Consider the function given by
\begin{equation*}
f(x,y) = \frac{xy}{x^2+y^2}
\end{equation*}
and the limit
\begin{equation}
\lim_{(x,y) \to (0,0)} \frac{xy}{x^2+y^2} \text{.}\tag{6.4.2}
\end{equation}
(a)
Is the function continuous at \((0,0)\text{?}\) Explain why or why not?
(b)
Consider the path \(c(t)=(t,0)\text{.}\) Graph this path and confirm that this path goes to \((0,0)\) at \(t \to 0\text{.}\)
(c)
Substitute this path into
\begin{equation*}
\lim_{t\to 0 } f(x(t), y(t))
\end{equation*}
and find the limit.
Hint.
Using the path \(c(t)=(t,0)\) we have \(x(t)=t\) and \(y(t)=0\text{.}\) Thus, the limit becomes
\begin{equation*}
\lim_{t\to 0} f(t,0)\text{.}
\end{equation*}
(d)
(e)
Consider the path \(c(t) = (t , mt)\) were \(m\) is a real number.

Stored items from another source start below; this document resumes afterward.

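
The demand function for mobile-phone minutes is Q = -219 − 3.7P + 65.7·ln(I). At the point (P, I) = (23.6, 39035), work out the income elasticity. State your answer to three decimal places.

0.169

At P = 23.6, I = 39035: Q = 388.274.
Holding P constant, ∂Q/∂I = 65.7/I = 0.0016831.
η_I = (∂Q/∂I)·(I/Q) = 0.0016831 × (39035/388.274) = 0.169.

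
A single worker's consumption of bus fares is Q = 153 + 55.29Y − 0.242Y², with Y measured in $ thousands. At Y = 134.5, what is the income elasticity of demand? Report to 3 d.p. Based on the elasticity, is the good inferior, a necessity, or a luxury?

At Y = 134.5: Q = 3211.6645.
dQ/dY = 55.29 − 0.484Y = -9.80800.
η = (dQ/dY)·(Y/Q) = -9.80800 × (134.5/3211.6645) = -0.411.
η < 0 ⇒ inferior good.

-0.411 (inferior good)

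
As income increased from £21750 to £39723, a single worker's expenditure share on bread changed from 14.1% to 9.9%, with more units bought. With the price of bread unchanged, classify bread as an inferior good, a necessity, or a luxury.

necessity

Quantity rises but the budget share falls as income rises, so 0 < η < 1.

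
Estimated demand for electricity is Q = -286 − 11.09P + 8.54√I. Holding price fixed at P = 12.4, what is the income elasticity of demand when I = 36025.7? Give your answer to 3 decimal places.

At P = 12.4, I = 36025.7: Q = 1197.413.
Holding P constant, ∂Q/∂I = 8.54/(2√I) = 0.0224968.
η_I = (∂Q/∂I)·(I/Q) = 0.0224968 × (36025.7/1197.413) = 0.677.

0.677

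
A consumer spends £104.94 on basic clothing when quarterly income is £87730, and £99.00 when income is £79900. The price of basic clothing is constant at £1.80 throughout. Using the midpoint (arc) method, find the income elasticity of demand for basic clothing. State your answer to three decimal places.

0.624

With a constant price, Q₁ = 104.94/1.80 = 58.300 and Q₂ = 99.00/1.80 = 55.000 (equivalently, work directly with expenditure since P cancels).
Midpoint %ΔQ = (99.00 − 104.94)/101.97 = -0.05825; midpoint %ΔI = (79900 − 87730)/83815 = -0.09342.
η = -0.05825 / -0.09342 = 0.624.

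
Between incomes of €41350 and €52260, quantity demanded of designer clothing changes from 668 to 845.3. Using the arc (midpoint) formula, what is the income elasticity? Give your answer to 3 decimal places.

1.005

ΔQ = 845.3 − 668 = 177.3; midpoint Q̄ = (668 + 845.3)/2 = 756.65.
ΔI = 52260 − 41350 = 10910; midpoint Ī = (41350 + 52260)/2 = 46805.
η = (ΔQ/Q̄) ÷ (ΔI/Ī) = (177.3/756.65) ÷ (10910/46805) = 1.005.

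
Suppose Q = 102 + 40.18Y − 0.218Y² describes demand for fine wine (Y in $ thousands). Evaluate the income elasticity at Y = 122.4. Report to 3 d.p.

At Y = 122.4: Q = 1754.0083.
dQ/dY = 40.18 − 0.436Y = -13.18640.
η = (dQ/dY)·(Y/Q) = -13.18640 × (122.4/1754.0083) = -0.920.

-0.920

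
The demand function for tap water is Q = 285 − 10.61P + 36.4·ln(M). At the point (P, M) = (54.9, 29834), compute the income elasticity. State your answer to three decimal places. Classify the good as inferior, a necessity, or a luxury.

0.469 (necessity)

At P = 54.9, M = 29834: Q = 77.555.
Holding P constant, ∂Q/∂M = 36.4/M = 0.00122008.
η_M = (∂Q/∂M)·(M/Q) = 0.00122008 × (29834/77.555) = 0.469.
Since 0 < η < 1, this is a necessity.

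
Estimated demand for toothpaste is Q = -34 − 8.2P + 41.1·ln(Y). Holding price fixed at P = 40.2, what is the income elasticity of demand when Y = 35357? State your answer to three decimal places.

0.615

At P = 40.2, Y = 35357: Q = 66.811.
Holding P constant, ∂Q/∂Y = 41.1/Y = 0.00116243.
η_Y = (∂Q/∂Y)·(Y/Q) = 0.00116243 × (35357/66.811) = 0.615.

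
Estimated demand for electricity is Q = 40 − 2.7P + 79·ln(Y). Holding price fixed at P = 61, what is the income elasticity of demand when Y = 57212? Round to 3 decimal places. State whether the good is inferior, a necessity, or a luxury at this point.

0.107 (necessity)

At P = 61, Y = 57212: Q = 740.707.
Holding P constant, ∂Q/∂Y = 79/Y = 0.00138083.
η_Y = (∂Q/∂Y)·(Y/Q) = 0.00138083 × (57212/740.707) = 0.107.
Since 0 < η < 1, this is a necessity.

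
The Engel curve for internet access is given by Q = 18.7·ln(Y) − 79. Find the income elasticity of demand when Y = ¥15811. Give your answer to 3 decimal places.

At Y = 15811: Q = 101.800.
dQ/dY = 18.7/Y = 0.00118272 at this income.
η = (dQ/dY)·(Y/Q) = 0.00118272 × (15811/101.800) = 0.184.

0.184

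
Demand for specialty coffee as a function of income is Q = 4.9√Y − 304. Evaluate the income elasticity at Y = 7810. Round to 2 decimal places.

1.68

At Y = 7810: Q = 129.034.
dQ/dY = 4.9/(2√Y) = 0.027723 at this income.
η = (dQ/dY)·(Y/Q) = 0.027723 × (7810/129.034) = 1.68.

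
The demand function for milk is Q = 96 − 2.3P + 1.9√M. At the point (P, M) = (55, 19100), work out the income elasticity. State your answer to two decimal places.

0.57

At P = 55, M = 19100: Q = 232.085.
Holding P constant, ∂Q/∂M = 1.9/(2√M) = 0.00687396.
η_M = (∂Q/∂M)·(M/Q) = 0.00687396 × (19100/232.085) = 0.57.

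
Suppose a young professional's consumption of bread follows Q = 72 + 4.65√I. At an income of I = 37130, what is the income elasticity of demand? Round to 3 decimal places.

0.463

At I = 37130: Q = 968.015.
dQ/dI = 4.65/(2√I) = 0.0120659 at this income.
η = (dQ/dI)·(I/Q) = 0.0120659 × (37130/968.015) = 0.463.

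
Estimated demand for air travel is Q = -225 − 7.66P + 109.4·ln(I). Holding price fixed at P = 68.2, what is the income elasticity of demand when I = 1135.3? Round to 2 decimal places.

4.93

At P = 68.2, I = 1135.3: Q = 22.179.
Holding P constant, ∂Q/∂I = 109.4/I = 0.0963622.
η_I = (∂Q/∂I)·(I/Q) = 0.0963622 × (1135.3/22.179) = 4.93.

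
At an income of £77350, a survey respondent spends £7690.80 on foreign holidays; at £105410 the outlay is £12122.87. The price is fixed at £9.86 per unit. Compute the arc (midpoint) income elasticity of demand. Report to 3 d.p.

1.457

With a constant price, Q₁ = 7690.80/9.86 = 780.000 and Q₂ = 12122.87/9.86 = 1229.500 (equivalently, work directly with expenditure since P cancels).
Midpoint %ΔQ = (12122.87 − 7690.80)/9906.84 = 0.44737; midpoint %ΔI = (105410 − 77350)/91380 = 0.30707.
η = 0.44737 / 0.30707 = 1.457.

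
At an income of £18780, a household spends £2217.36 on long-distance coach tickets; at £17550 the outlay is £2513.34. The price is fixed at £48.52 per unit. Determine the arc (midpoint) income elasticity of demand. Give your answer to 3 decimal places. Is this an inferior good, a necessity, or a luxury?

-1.848 (inferior good)

With a constant price, Q₁ = 2217.36/48.52 = 45.700 and Q₂ = 2513.34/48.52 = 51.800 (equivalently, work directly with expenditure since P cancels).
Midpoint %ΔQ = (2513.34 − 2217.36)/2365.35 = 0.12513; midpoint %ΔI = (17550 − 18780)/18165 = -0.06771.
η = 0.12513 / -0.06771 = -1.848.
η < 0 ⇒ inferior good.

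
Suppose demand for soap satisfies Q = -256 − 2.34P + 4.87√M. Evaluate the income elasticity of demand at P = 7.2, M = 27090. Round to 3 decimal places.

At P = 7.2, M = 27090: Q = 528.707.
Holding P constant, ∂Q/∂M = 4.87/(2√M) = 0.0147943.
η_M = (∂Q/∂M)·(M/Q) = 0.0147943 × (27090/528.707) = 0.758.

0.758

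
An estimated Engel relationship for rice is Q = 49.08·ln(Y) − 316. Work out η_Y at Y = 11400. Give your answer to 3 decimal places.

At Y = 11400: Q = 142.474.
dQ/dY = 49.08/Y = 0.00430526 at this income.
η = (dQ/dY)·(Y/Q) = 0.00430526 × (11400/142.474) = 0.344.

0.344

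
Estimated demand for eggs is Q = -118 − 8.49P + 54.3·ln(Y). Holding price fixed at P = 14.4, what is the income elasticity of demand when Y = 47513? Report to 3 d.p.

0.158

At P = 14.4, Y = 47513: Q = 344.488.
Holding P constant, ∂Q/∂Y = 54.3/Y = 0.00114285.
η_Y = (∂Q/∂Y)·(Y/Q) = 0.00114285 × (47513/344.488) = 0.158.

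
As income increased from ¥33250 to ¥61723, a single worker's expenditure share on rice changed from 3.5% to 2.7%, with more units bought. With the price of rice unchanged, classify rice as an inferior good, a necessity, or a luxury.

Quantity rises but the budget share falls as income rises, so 0 < η < 1.

necessity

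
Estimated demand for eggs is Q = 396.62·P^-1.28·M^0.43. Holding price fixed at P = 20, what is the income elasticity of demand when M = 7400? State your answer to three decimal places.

0.430

For a multiplicative demand Q = A·P^α·M^β, the income elasticity is β everywhere.
Here β = 0.43, so η = 0.430.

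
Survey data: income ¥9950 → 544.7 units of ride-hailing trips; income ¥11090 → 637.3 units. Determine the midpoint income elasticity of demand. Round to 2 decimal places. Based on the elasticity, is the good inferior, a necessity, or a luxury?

1.45 (luxury)

ΔQ = 637.3 − 544.7 = 92.6; midpoint Q̄ = (544.7 + 637.3)/2 = 591.
ΔI = 11090 − 9950 = 1140; midpoint Ī = (9950 + 11090)/2 = 10520.
η = (ΔQ/Q̄) ÷ (ΔI/Ī) = (92.6/591) ÷ (1140/10520) = 1.45.
η > 1 ⇒ luxury.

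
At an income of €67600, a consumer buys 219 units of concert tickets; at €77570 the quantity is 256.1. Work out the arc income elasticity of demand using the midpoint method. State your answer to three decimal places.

1.137

ΔQ = 256.1 − 219 = 37.1; midpoint Q̄ = (219 + 256.1)/2 = 237.55.
ΔI = 77570 − 67600 = 9970; midpoint Ī = (67600 + 77570)/2 = 72585.
η = (ΔQ/Q̄) ÷ (ΔI/Ī) = (37.1/237.55) ÷ (9970/72585) = 1.137.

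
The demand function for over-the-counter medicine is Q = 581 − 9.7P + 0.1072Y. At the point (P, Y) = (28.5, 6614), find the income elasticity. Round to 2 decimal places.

At P = 28.5, Y = 6614: Q = 1013.571.
Holding P constant, ∂Q/∂Y = 0.1072.
η_Y = (∂Q/∂Y)·(Y/Q) = 0.1072 × (6614/1013.571) = 0.70.

0.70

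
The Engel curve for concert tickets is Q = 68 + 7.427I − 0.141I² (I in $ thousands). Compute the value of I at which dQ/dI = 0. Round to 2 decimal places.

dQ/dI = 7.427 − 0.282I.
The good is inferior where dQ/dI < 0. Setting dQ/dI = 0 gives I = 7.427 / 0.282 = 26.34.

26.34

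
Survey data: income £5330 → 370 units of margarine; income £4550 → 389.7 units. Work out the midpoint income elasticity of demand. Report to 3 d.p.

ΔQ = 389.7 − 370 = 19.7; midpoint Q̄ = (370 + 389.7)/2 = 379.85.
ΔI = 4550 − 5330 = -780; midpoint Ī = (5330 + 4550)/2 = 4940.
η = (ΔQ/Q̄) ÷ (ΔI/Ī) = (19.7/379.85) ÷ (-780/4940) = -0.328.

-0.328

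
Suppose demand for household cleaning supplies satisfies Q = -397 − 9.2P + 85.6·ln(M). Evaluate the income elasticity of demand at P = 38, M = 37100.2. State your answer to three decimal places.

At P = 38, M = 37100.2: Q = 154.030.
Holding P constant, ∂Q/∂M = 85.6/M = 0.00230727.
η_M = (∂Q/∂M)·(M/Q) = 0.00230727 × (37100.2/154.030) = 0.556.

0.556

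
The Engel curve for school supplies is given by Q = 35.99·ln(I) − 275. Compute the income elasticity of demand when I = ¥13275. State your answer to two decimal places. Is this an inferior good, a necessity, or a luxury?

0.54 (necessity)

At I = 13275: Q = 66.676.
dQ/dI = 35.99/I = 0.00271111 at this income.
η = (dQ/dI)·(I/Q) = 0.00271111 × (13275/66.676) = 0.54.
Since 0 < η < 1, the good is a necessity.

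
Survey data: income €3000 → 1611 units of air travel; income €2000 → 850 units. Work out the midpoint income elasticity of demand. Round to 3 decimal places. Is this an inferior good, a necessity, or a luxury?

ΔQ = 850 − 1611 = -761; midpoint Q̄ = (1611 + 850)/2 = 1230.5.
ΔI = 2000 − 3000 = -1000; midpoint Ī = (3000 + 2000)/2 = 2500.
η = (ΔQ/Q̄) ÷ (ΔI/Ī) = (-761/1230.5) ÷ (-1000/2500) = 1.546.
η > 1 ⇒ luxury.

1.546 (luxury)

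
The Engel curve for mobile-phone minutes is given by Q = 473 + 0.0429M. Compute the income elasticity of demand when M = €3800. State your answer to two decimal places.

At M = 3800: Q = 636.020.
dQ/dM = 0.0429.
η = (dQ/dM)·(M/Q) = 0.0429 × (3800/636.020) = 0.26.

0.26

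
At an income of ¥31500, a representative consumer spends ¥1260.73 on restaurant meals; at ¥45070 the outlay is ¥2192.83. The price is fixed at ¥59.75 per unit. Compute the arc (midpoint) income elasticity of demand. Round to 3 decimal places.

1.523

With a constant price, Q₁ = 1260.73/59.75 = 21.100 and Q₂ = 2192.83/59.75 = 36.700 (equivalently, work directly with expenditure since P cancels).
Midpoint %ΔQ = (2192.83 − 1260.73)/1726.78 = 0.53979; midpoint %ΔI = (45070 − 31500)/38285 = 0.35445.
η = 0.53979 / 0.35445 = 1.523.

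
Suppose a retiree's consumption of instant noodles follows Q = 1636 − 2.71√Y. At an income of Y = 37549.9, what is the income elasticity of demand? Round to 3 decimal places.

At Y = 37549.9: Q = 1110.862.
dQ/dY = -2.71/(2√Y) = -0.00699254 at this income.
η = (dQ/dY)·(Y/Q) = -0.00699254 × (37549.9/1110.862) = -0.236.

-0.236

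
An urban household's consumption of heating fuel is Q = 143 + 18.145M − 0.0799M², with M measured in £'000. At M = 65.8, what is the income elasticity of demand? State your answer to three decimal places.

0.507

At M = 65.8: Q = 991.0028.
dQ/dM = 18.145 − 0.1598M = 7.63016.
η = (dQ/dM)·(M/Q) = 7.63016 × (65.8/991.0028) = 0.507.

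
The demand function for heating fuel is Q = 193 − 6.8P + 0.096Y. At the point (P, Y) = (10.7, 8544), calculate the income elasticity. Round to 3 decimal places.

0.872

At P = 10.7, Y = 8544: Q = 940.464.
Holding P constant, ∂Q/∂Y = 0.096.
η_Y = (∂Q/∂Y)·(Y/Q) = 0.096 × (8544/940.464) = 0.872.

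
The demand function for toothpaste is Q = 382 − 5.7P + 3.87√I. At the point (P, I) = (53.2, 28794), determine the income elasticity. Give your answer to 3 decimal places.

0.446

At P = 53.2, I = 28794: Q = 735.452.
Holding P constant, ∂Q/∂I = 3.87/(2√I) = 0.0114033.
η_I = (∂Q/∂I)·(I/Q) = 0.0114033 × (28794/735.452) = 0.446.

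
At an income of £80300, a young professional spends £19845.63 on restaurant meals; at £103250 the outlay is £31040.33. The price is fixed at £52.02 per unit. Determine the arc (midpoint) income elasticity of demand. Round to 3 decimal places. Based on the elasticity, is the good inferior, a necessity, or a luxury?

1.759 (luxury)

With a constant price, Q₁ = 19845.63/52.02 = 381.500 and Q₂ = 31040.33/52.02 = 596.700 (equivalently, work directly with expenditure since P cancels).
Midpoint %ΔQ = (31040.33 − 19845.63)/25442.98 = 0.43999; midpoint %ΔI = (103250 − 80300)/91775 = 0.25007.
η = 0.43999 / 0.25007 = 1.759.
η > 1 ⇒ luxury.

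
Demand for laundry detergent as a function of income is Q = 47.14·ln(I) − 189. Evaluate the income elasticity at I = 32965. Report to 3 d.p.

0.156

At I = 32965: Q = 301.407.
dQ/dI = 47.14/I = 0.00143 at this income.
η = (dQ/dI)·(I/Q) = 0.00143 × (32965/301.407) = 0.156.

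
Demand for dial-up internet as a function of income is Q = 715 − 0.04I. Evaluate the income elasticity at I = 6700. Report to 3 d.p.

-0.600

At I = 6700: Q = 447.000.
dQ/dI = −0.04.
η = (dQ/dI)·(I/Q) = -0.04 × (6700/447.000) = -0.600.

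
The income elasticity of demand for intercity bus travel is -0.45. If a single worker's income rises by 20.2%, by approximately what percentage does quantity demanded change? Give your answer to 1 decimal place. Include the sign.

-9.1%

%ΔQ ≈ η × %ΔI = -0.45 × 20.2% = -9.1%.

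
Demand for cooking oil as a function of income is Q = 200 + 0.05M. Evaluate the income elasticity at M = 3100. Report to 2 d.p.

0.44

At M = 3100: Q = 355.000.
dQ/dM = 0.05.
η = (dQ/dM)·(M/Q) = 0.05 × (3100/355.000) = 0.44.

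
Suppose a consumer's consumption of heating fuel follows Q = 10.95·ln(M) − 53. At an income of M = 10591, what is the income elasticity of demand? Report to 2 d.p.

0.23

At M = 10591: Q = 48.482.
dQ/dM = 10.95/M = 0.0010339 at this income.
η = (dQ/dM)·(M/Q) = 0.0010339 × (10591/48.482) = 0.23.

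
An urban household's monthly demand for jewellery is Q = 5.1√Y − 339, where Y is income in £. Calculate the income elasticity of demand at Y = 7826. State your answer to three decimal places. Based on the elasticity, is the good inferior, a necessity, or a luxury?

At Y = 7826: Q = 112.170.
dQ/dY = 5.1/(2√Y) = 0.0288251 at this income.
η = (dQ/dY)·(Y/Q) = 0.0288251 × (7826/112.170) = 2.011.
Since η > 1, the good is a luxury.

2.011 (luxury)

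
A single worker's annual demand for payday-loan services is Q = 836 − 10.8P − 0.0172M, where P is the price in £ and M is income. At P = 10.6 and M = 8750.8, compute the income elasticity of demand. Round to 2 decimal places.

-0.26

At P = 10.6, M = 8750.8: Q = 571.006.
Holding P constant, ∂Q/∂M = −0.0172.
η_M = (∂Q/∂M)·(M/Q) = -0.0172 × (8750.8/571.006) = -0.26.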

Graph \(c\) for several values of \(m\text{?}\) What family of functions do these represent?
(f)
Substitute this path into
\begin{equation*}
\lim_{t\to 0 } f(x(t), y(t))
\end{equation*}
and find the limit.
Hint.
Using the path \(c(t)=(t,mt)\) we have \(x(t)=t\) and \(y(t)=mt\text{.}\) Thus, the limit becomes
\begin{equation*}
\lim_{t\to 0} f(t,mt) = \lim_{t\to 0} \frac{mt^2}{t^2 + m^2t^2}\text{.}
\end{equation*}
(g)
Does the limit go to the same value for each value of \(m\text{?}\) What does this tell you about the limit in (6.4.2)?
Activity 6.4.3.
Consider the function given by
\begin{equation*}
f(x,y) = \frac{x^2y}{x^4+y^2}
\end{equation*}
and the limit
\begin{equation}
\lim_{(x,y) \to (0,0)} \frac{x^2y}{x^4+y^2} \text{.}\tag{6.4.3}
\end{equation}
(a)
Repeat the steps of Activity 6.4.2 for the above limit.
(b)
Consider the path \(c(t) = (t, t^2)\text{.}\) Graph this path and confirm that this path goes to \((0,0)\) at \(t \to 0\text{.}\)
(c)
Substitute this path into
\begin{equation*}
\lim_{t\to 0 } f(x(t), y(t))
\end{equation*}
and find the limit.
Hint.
Using the path \(c(t)=(t,t^2)\) we have \(x(t)=t\) and \(y(t)=t^2\text{.}\) Thus, the limit becomes
\begin{equation*}
\lim_{t\to 0} f(t,t^2)= \lim_{t \to 0} \frac{t^2t^2}{t^4+(t^2)^2}\text{.}
\end{equation*}
(d)
What can we say about the limit in (6.4.3)? Explain.